The presentation explains the potential for mechanized weeding using a mower, and highlights other potential equipment that can be used for bed preparation, weeding, ridging and harvesting (e.g. long handled hoes, gas fire nozzle weeders, crates for improved postharvest storage and transportation, power tillers, and walk along tractors).

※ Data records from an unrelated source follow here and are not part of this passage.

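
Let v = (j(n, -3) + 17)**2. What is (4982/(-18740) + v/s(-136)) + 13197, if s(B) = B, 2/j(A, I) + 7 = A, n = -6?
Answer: 1420800164023/107680040 ≈ 13195.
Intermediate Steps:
j(A, I) = 2/(-7 + A)
v = 47961/169 (v = (2/(-7 - 6) + 17)**2 = (2/(-13) + 17)**2 = (2*(-1/13) + 17)**2 = (-2/13 + 17)**2 = (219/13)**2 = 47961/169 ≈ 283.79)
(4982/(-18740) + v/s(-136)) + 13197 = (4982/(-18740) + (47961/169)/(-136)) + 13197 = (4982*(-1/18740) + (47961/169)*(-1/136)) + 13197 = (-2491/9370 - 47961/22984) + 13197 = -253323857/107680040 + 13197 = 1420800164023/107680040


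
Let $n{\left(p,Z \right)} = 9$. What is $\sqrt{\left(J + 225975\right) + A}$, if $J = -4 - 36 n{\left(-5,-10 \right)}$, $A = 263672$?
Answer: $\sqrt{489319} \approx 699.51$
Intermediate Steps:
$J = -328$ ($J = -4 - 324 = -328$)
$\sqrt{\left(J + 225975\right) + A} = \sqrt{\left(-328 + 225975\right) + 263672} = \sqrt{225647 + 263672} = \sqrt{489319}$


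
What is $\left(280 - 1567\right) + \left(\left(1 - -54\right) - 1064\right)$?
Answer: $-2296$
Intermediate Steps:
$\left(280 - 1567\right) + \left(\left(1 - -54\right) - 1064\right) = \left(280 - 1567\right) + \left(\left(1 + 54\right) - 1064\right) = -1287 + \left(55 - 1064\right) = -1287 - 1009 = -2296$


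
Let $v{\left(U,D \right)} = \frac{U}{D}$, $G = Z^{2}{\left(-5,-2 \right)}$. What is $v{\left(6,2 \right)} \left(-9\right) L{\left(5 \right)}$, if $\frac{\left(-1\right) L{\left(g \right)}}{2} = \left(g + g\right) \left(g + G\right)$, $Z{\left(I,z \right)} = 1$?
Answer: $3240$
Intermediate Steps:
$G = 1$ ($G = 1^{2} = 1$)
$L{\left(g \right)} = - 4 g \left(1 + g\right)$ ($L{\left(g \right)} = - 2 \left(g + g\right) \left(g + 1\right) = - 2 \cdot 2 g \left(1 + g\right) = - 4 g \left(1 + g\right)$)
$v{\left(6,2 \right)} \left(-9\right) L{\left(5 \right)} = \frac{6}{2} \left(-9\right) \left(\left(-4\right) 5 \left(1 + 5\right)\right) = 6 \cdot \frac{1}{2} \left(-9\right) \left(\left(-4\right) 5 \cdot 6\right) = 3 \left(-9\right) \left(-120\right) = \left(-27\right) \left(-120\right) = 3240$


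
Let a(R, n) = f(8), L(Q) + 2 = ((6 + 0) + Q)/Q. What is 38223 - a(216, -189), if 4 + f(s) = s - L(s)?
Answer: 152875/4 ≈ 38219.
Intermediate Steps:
L(Q) = -2 + (6 + Q)/Q (L(Q) = -2 + ((6 + 0) + Q)/Q = -2 + (6 + Q)/Q)
f(s) = -4 + s - (6 - s)/s (f(s) = -4 + (s - (6 - s)/s) = -4 + s - (6 - s)/s)
a(R, n) = 17/4 (a(R, n) = -3 + 8 - 6/8 = -3 + 8 - 6*⅛ = -3 + 8 - ¾ = 17/4)
38223 - a(216, -189) = 38223 - 1*17/4 = 38223 - 17/4 = 152875/4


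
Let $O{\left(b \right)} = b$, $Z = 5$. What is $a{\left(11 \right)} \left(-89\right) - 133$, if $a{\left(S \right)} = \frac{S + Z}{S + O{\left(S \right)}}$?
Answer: $- \frac{2175}{11} \approx -197.73$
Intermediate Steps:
$a{\left(S \right)} = \frac{5 + S}{2 S}$ ($a{\left(S \right)} = \frac{S + 5}{S + S} = \frac{5 + S}{2 S}$)
$a{\left(11 \right)} \left(-89\right) - 133 = \frac{5 + 11}{2 \cdot 11} \left(-89\right) - 133 = \frac{1}{2} \cdot \frac{1}{11} \cdot 16 \left(-89\right) - 133 = \frac{8}{11} \left(-89\right) - 133 = - \frac{712}{11} - 133 = - \frac{2175}{11}$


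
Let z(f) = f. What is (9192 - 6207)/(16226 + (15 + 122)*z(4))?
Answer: 2985/16774 ≈ 0.17795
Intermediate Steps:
(9192 - 6207)/(16226 + (15 + 122)*z(4)) = (9192 - 6207)/(16226 + (15 + 122)*4) = 2985/(16226 + 137*4) = 2985/(16226 + 548) = 2985/16774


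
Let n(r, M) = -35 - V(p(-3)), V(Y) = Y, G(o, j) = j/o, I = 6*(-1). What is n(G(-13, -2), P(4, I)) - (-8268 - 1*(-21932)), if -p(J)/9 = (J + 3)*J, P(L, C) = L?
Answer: -13699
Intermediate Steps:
I = -6
p(J) = -9*J*(3 + J) (p(J) = -9*(J + 3)*J = -9*(3 + J)*J = -9*J*(3 + J))
n(r, M) = -35 (n(r, M) = -35 - (-9)*(-3)*(3 - 3) = -35 - (-9)*(-3)*0 = -35 - 1*0 = -35 + 0 = -35)
n(G(-13, -2), P(4, I)) - (-8268 - 1*(-21932)) = -35 - (-8268 - 1*(-21932)) = -35 - (-8268 + 21932) = -35 - 1*13664 = -35 - 13664 = -13699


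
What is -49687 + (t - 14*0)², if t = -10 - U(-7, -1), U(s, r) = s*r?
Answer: -49398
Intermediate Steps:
U(s, r) = r*s
t = -17 (t = -10 - (-1)*(-7) = -10 - 1*7 = -10 - 7 = -17)
-49687 + (t - 14*0)² = -49687 + (-17 - 14*0)² = -49687 + (-17 + 0)² = -49687 + (-17)² = -49687 + 289 = -49398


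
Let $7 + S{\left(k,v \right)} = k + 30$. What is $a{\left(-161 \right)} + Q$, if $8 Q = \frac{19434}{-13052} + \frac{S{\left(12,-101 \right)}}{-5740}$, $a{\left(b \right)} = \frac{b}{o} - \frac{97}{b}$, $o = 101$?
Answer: $- \frac{82037473821}{69614251616} \approx -1.1785$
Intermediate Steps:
$S{\left(k,v \right)} = 23 + k$ ($S{\left(k,v \right)} = -7 + \left(k + 30\right) = -7 + \left(30 + k\right) = 23 + k$)
$a{\left(b \right)} = - \frac{97}{b} + \frac{b}{101}$ ($a{\left(b \right)} = \frac{b}{101} - \frac{97}{b} = - \frac{97}{b} + \frac{b}{101}$)
$Q = - \frac{800057}{4281056}$ ($Q = \frac{\frac{19434}{-13052} + \frac{23 + 12}{-5740}}{8} = \frac{19434 \left(- \frac{1}{13052}\right) + 35 \left(- \frac{1}{5740}\right)}{8} = \frac{- \frac{9717}{6526} - \frac{1}{164}}{8} = \frac{1}{8} \left(- \frac{800057}{535132}\right) = - \frac{800057}{4281056} \approx -0.18688$)
$a{\left(-161 \right)} + Q = \left(- \frac{97}{-161} + \frac{1}{101} \left(-161\right)\right) - \frac{800057}{4281056} = \left(\left(-97\right) \left(- \frac{1}{161}\right) - \frac{161}{101}\right) - \frac{800057}{4281056} = \left(\frac{97}{161} - \frac{161}{101}\right) - \frac{800057}{4281056} = - \frac{16124}{16261} - \frac{800057}{4281056} = - \frac{82037473821}{69614251616}$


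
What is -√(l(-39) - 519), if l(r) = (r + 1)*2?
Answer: -I*√595 ≈ -24.393*I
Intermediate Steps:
l(r) = 2 + 2*r (l(r) = (1 + r)*2 = 2 + 2*r)
-√(l(-39) - 519) = -√((2 + 2*(-39)) - 519) = -√((2 - 78) - 519) = -√(-76 - 519) = -√(-595) = -I*√595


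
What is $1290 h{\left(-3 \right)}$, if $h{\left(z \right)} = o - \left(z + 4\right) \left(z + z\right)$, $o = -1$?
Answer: $6450$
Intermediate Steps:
$h{\left(z \right)} = -1 - 2 z \left(4 + z\right)$ ($h{\left(z \right)} = -1 - \left(z + 4\right) \left(z + z\right) = -1 - \left(4 + z\right) 2 z = -1 - 2 z \left(4 + z\right)$)
$1290 h{\left(-3 \right)} = 1290 \left(-1 - -24 - 2 \left(-3\right)^{2}\right) = 1290 \left(-1 + 24 - 18\right) = 1290 \cdot 5 = 6450$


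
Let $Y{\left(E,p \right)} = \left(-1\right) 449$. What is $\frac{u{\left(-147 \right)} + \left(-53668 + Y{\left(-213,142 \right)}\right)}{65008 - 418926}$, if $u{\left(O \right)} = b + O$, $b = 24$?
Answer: $\frac{27120}{176959} \approx 0.15326$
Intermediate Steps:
$Y{\left(E,p \right)} = -449$
$u{\left(O \right)} = 24 + O$
$\frac{u{\left(-147 \right)} + \left(-53668 + Y{\left(-213,142 \right)}\right)}{65008 - 418926} = \frac{\left(24 - 147\right) - 54117}{65008 - 418926} = \frac{-123 - 54117}{-353918} = \left(-54240\right) \left(- \frac{1}{353918}\right) = \frac{27120}{176959}$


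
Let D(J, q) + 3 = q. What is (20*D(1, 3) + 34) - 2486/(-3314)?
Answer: 57581/1657 ≈ 34.750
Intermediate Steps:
D(J, q) = -3 + q
(20*D(1, 3) + 34) - 2486/(-3314) = (20*(-3 + 3) + 34) - 2486/(-3314) = (20*0 + 34) - 2486*(-1/3314) = (0 + 34) + 1243/1657 = 34 + 1243/1657 = 57581/1657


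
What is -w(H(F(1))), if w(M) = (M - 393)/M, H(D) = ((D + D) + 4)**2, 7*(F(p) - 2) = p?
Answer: 15893/3364 ≈ 4.7244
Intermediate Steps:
F(p) = 2 + p/7
H(D) = (4 + 2*D)**2 (H(D) = (2*D + 4)**2 = (4 + 2*D)**2)
w(M) = (-393 + M)/M
-w(H(F(1))) = -(-393 + 4*(2 + (2 + (1/7)*1))**2)/(4*(2 + (2 + (1/7)*1))**2) = -(-393 + 4*(2 + (2 + 1/7))**2)/(4*(2 + (2 + 1/7))**2) = -(-393 + 4*(2 + 15/7)**2)/(4*(2 + 15/7)**2) = -(-393 + 4*(29/7)**2)/(4*(29/7)**2) = -(-393 + 4*(841/49))/(4*(841/49)) = -(-393 + 3364/49)/3364/49 = -49*(-15893)/(3364*49) = -1*(-15893/3364) = 15893/3364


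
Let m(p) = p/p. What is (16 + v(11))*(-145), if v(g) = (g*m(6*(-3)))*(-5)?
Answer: 5655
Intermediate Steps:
m(p) = 1
v(g) = -5*g (v(g) = (g*1)*(-5) = g*(-5) = -5*g)
(16 + v(11))*(-145) = (16 - 5*11)*(-145) = (16 - 55)*(-145) = -39*(-145) = 5655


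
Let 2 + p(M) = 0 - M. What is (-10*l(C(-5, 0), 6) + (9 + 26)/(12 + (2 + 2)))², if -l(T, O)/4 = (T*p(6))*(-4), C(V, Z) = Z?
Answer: 1225/256 ≈ 4.7852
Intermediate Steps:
p(M) = -2 - M (p(M) = -2 + (0 - M) = -2 - M)
l(T, O) = -128*T (l(T, O) = -4*T*(-2 - 1*6)*(-4) = -4*T*(-2 - 6)*(-4) = -4*T*(-8)*(-4) = -4*(-8*T)*(-4) = -128*T)
(-10*l(C(-5, 0), 6) + (9 + 26)/(12 + (2 + 2)))² = (-(-1280)*0 + (9 + 26)/(12 + (2 + 2)))² = (-10*0 + 35/(12 + 4))² = (0 + 35/16)² = (35/16)² = 1225/256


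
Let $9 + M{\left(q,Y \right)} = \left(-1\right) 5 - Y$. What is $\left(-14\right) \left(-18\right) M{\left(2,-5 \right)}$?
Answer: $-2268$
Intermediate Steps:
$M{\left(q,Y \right)} = -14 - Y$ ($M{\left(q,Y \right)} = -9 - \left(5 + Y\right) = -14 - Y$)
$\left(-14\right) \left(-18\right) M{\left(2,-5 \right)} = \left(-14\right) \left(-18\right) \left(-14 - -5\right) = 252 \left(-14 + 5\right) = 252 \left(-9\right) = -2268$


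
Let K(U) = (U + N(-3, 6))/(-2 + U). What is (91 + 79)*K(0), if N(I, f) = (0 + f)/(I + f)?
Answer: -170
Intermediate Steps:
N(I, f) = f/(I + f)
K(U) = (2 + U)/(-2 + U) (K(U) = (U + 6/(-3 + 6))/(-2 + U) = (U + 6/3)/(-2 + U) = (U + 6*(1/3))/(-2 + U) = (U + 2)/(-2 + U) = (2 + U)/(-2 + U))
(91 + 79)*K(0) = (91 + 79)*((2 + 0)/(-2 + 0)) = 170*(2/(-2)) = 170*(-1/2*2) = 170*(-1) = -170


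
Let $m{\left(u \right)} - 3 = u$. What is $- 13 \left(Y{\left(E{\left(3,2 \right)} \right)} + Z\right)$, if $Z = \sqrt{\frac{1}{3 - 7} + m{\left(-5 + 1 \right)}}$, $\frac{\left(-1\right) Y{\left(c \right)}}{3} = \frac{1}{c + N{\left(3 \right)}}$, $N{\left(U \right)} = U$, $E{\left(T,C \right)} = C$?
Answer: $\frac{39}{5} - \frac{13 i \sqrt{5}}{2} \approx 7.8 - 14.534 i$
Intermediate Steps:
$m{\left(u \right)} = 3 + u$
$Y{\left(c \right)} = - \frac{3}{3 + c}$ ($Y{\left(c \right)} = - \frac{3}{c + 3} = - \frac{3}{3 + c}$)
$Z = \frac{i \sqrt{5}}{2}$ ($Z = \sqrt{\frac{1}{3 - 7} + \left(3 + \left(-5 + 1\right)\right)} = \sqrt{\frac{1}{-4} + \left(3 - 4\right)} = \sqrt{- \frac{1}{4} - 1} = \sqrt{- \frac{5}{4}} = \frac{i \sqrt{5}}{2} \approx 1.118 i$)
$- 13 \left(Y{\left(E{\left(3,2 \right)} \right)} + Z\right) = - 13 \left(- \frac{3}{3 + 2} + \frac{i \sqrt{5}}{2}\right) = - 13 \left(- \frac{3}{5} + \frac{i \sqrt{5}}{2}\right) = \frac{39}{5} - \frac{13 i \sqrt{5}}{2}$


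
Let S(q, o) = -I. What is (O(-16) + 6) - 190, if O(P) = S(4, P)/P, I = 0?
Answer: -184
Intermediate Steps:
S(q, o) = 0 (S(q, o) = -1*0 = 0)
O(P) = 0 (O(P) = 0/P = 0)
(O(-16) + 6) - 190 = (0 + 6) - 190 = 6 - 190 = -184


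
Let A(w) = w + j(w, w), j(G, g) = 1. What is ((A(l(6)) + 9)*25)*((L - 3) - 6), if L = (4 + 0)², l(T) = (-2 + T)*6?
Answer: 5950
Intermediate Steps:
l(T) = -12 + 6*T
L = 16 (L = 4² = 16)
A(w) = 1 + w (A(w) = w + 1 = 1 + w)
((A(l(6)) + 9)*25)*((L - 3) - 6) = (((1 + (-12 + 6*6)) + 9)*25)*((16 - 3) - 6) = (((1 + (-12 + 36)) + 9)*25)*(13 - 6) = (((1 + 24) + 9)*25)*7 = ((25 + 9)*25)*7 = (34*25)*7 = 850*7 = 5950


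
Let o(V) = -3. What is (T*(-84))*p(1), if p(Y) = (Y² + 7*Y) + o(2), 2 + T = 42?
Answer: -16800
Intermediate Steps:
T = 40 (T = -2 + 42 = 40)
p(Y) = -3 + Y² + 7*Y (p(Y) = (Y² + 7*Y) - 3 = -3 + Y² + 7*Y)
(T*(-84))*p(1) = (40*(-84))*(-3 + 1² + 7*1) = -3360*(-3 + 1 + 7) = -3360*5 = -16800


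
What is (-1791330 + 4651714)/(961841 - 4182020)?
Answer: -2860384/3220179 ≈ -0.88827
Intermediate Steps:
(-1791330 + 4651714)/(961841 - 4182020) = 2860384/(-3220179) = 2860384*(-1/3220179) = -2860384/3220179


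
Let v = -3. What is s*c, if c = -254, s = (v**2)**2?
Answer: -20574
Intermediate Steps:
s = 81 (s = ((-3)**2)**2 = 9**2 = 81)
s*c = 81*(-254) = -20574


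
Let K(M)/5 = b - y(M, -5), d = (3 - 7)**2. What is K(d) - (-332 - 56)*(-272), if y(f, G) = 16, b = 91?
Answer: -105161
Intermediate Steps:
d = 16 (d = (-4)**2 = 16)
K(M) = 375 (K(M) = 5*(91 - 1*16) = 5*(91 - 16) = 5*75 = 375)
K(d) - (-332 - 56)*(-272) = 375 - (-332 - 56)*(-272) = 375 - (-388)*(-272) = 375 - 1*105536 = 375 - 105536 = -105161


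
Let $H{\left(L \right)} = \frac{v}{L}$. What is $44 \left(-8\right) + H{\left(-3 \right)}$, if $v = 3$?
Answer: $-353$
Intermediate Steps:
$H{\left(L \right)} = \frac{3}{L}$
$44 \left(-8\right) + H{\left(-3 \right)} = 44 \left(-8\right) + \frac{3}{-3} = -352 + 3 \left(- \frac{1}{3}\right) = -352 - 1 = -353$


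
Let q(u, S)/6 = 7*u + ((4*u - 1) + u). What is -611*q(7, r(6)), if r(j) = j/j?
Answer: -304278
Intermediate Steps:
r(j) = 1
q(u, S) = -6 + 72*u (q(u, S) = 6*(7*u + ((4*u - 1) + u)) = 6*(7*u + ((-1 + 4*u) + u)) = 6*(7*u + (-1 + 5*u)) = 6*(-1 + 12*u) = -6 + 72*u)
-611*q(7, r(6)) = -611*(-6 + 72*7) = -611*(-6 + 504) = -611*498 = -304278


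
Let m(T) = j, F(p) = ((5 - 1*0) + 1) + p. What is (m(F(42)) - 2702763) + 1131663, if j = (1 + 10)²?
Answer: -1570979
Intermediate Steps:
F(p) = 6 + p (F(p) = ((5 + 0) + 1) + p = (5 + 1) + p = 6 + p)
j = 121 (j = 11² = 121)
m(T) = 121
(m(F(42)) - 2702763) + 1131663 = (121 - 2702763) + 1131663 = -2702642 + 1131663 = -1570979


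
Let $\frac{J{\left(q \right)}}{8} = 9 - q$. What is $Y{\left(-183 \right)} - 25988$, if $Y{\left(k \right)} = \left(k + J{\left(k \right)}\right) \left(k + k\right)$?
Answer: $-521186$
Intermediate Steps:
$J{\left(q \right)} = 72 - 8 q$ ($J{\left(q \right)} = 8 \left(9 - q\right) = 72 - 8 q$)
$Y{\left(k \right)} = 2 k \left(72 - 7 k\right)$ ($Y{\left(k \right)} = \left(k - \left(-72 + 8 k\right)\right) \left(k + k\right) = \left(72 - 7 k\right) 2 k = 2 k \left(72 - 7 k\right)$)
$Y{\left(-183 \right)} - 25988 = 2 \left(-183\right) \left(72 - -1281\right) - 25988 = 2 \left(-183\right) \left(72 + 1281\right) - 25988 = 2 \left(-183\right) 1353 - 25988 = -495198 - 25988 = -521186$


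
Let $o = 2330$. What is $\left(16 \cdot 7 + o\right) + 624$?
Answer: $3066$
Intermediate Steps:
$\left(16 \cdot 7 + o\right) + 624 = \left(16 \cdot 7 + 2330\right) + 624 = \left(112 + 2330\right) + 624 = 2442 + 624 = 3066$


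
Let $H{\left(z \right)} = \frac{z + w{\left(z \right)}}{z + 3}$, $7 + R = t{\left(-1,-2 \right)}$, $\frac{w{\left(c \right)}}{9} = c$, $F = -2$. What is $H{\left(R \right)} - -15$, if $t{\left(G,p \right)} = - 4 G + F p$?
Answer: $\frac{35}{2} \approx 17.5$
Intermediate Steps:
$t{\left(G,p \right)} = - 4 G - 2 p$
$w{\left(c \right)} = 9 c$
$R = 1$ ($R = -7 - -8 = -7 + \left(4 + 4\right) = -7 + 8 = 1$)
$H{\left(z \right)} = \frac{10 z}{3 + z}$ ($H{\left(z \right)} = \frac{z + 9 z}{z + 3} = \frac{10 z}{3 + z}$)
$H{\left(R \right)} - -15 = 10 \cdot 1 \frac{1}{3 + 1} - -15 = 10 \cdot 1 \cdot \frac{1}{4} + 15 = \frac{5}{2} + 15 = \frac{35}{2}$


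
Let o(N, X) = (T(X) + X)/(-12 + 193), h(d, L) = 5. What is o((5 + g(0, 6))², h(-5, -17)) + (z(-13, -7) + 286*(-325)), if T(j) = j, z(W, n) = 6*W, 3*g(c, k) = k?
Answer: -16838058/181 ≈ -93028.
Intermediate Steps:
g(c, k) = k/3
o(N, X) = 2*X/181 (o(N, X) = (X + X)/(-12 + 193) = (2*X)/181 = (2*X)*(1/181) = 2*X/181)
o((5 + g(0, 6))², h(-5, -17)) + (z(-13, -7) + 286*(-325)) = (2/181)*5 + (6*(-13) + 286*(-325)) = 10/181 + (-78 - 92950) = 10/181 - 93028 = -16838058/181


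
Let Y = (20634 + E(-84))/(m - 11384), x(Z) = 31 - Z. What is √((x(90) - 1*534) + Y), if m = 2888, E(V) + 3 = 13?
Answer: I*√74616887/354 ≈ 24.401*I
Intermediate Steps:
E(V) = 10 (E(V) = -3 + 13 = 10)
Y = -5161/2124 (Y = (20634 + 10)/(2888 - 11384) = 20644/(-8496) = 20644*(-1/8496) = -5161/2124 ≈ -2.4298)
√((x(90) - 1*534) + Y) = √(((31 - 1*90) - 1*534) - 5161/2124) = √(((31 - 90) - 534) - 5161/2124) = √((-59 - 534) - 5161/2124) = √(-593 - 5161/2124) = √(-1264693/2124) = I*√74616887/354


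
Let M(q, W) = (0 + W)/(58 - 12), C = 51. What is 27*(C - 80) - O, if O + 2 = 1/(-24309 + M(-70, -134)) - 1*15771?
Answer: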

Abstract: Sweet potato in southern Ghana is planted mainly on manually constructed mounds. A land preparation study was initiated on 16 farmer’s fields in 2001, and advanced to a total of 19 demonstration plots in 2002 and 2003. The objectives were to compare the agronomic feasibility and farmers’ perception of manual and mechanized construction of, and management of sweet potato on ridges with farmers’ practices. Planting on ridges resulted in a significant (P=0.05) increase (38%) in sweet potato tuber yield over farmers’ practice of planting on mounds under favorable rainfall, as a result of increased number of tubers and crop growth per unit area. Planting on flat land resulted in drastic yield reductions of 28% and 59% from ridges in the major and minor seasons respectively. Farmers’ perception of overall ease of manual management was similar for ridges and mounds. However, differences were reported in various aspects of management, with construction being easier on mounds (score=2.6) than on ridges (score=3.3), weeding easier on ridges (score=2.0) than on mounds (score=2.6), and harvesting easier on mounds (score=1.3) than on ridges (score=1.7).
Conclusion: Mechanized ridging, using tractor mounted ridgers was demonstrated on farmers’ fields in 2003, and was shown to be much easier and in some areas less expensive to construct than mounding and manual ridging. Ridging has the potential to increase national sweet potato production through increased yield per unit area, removal of drudgery associated with land preparation, and increase in the acreage under sweet potato production in Ghana.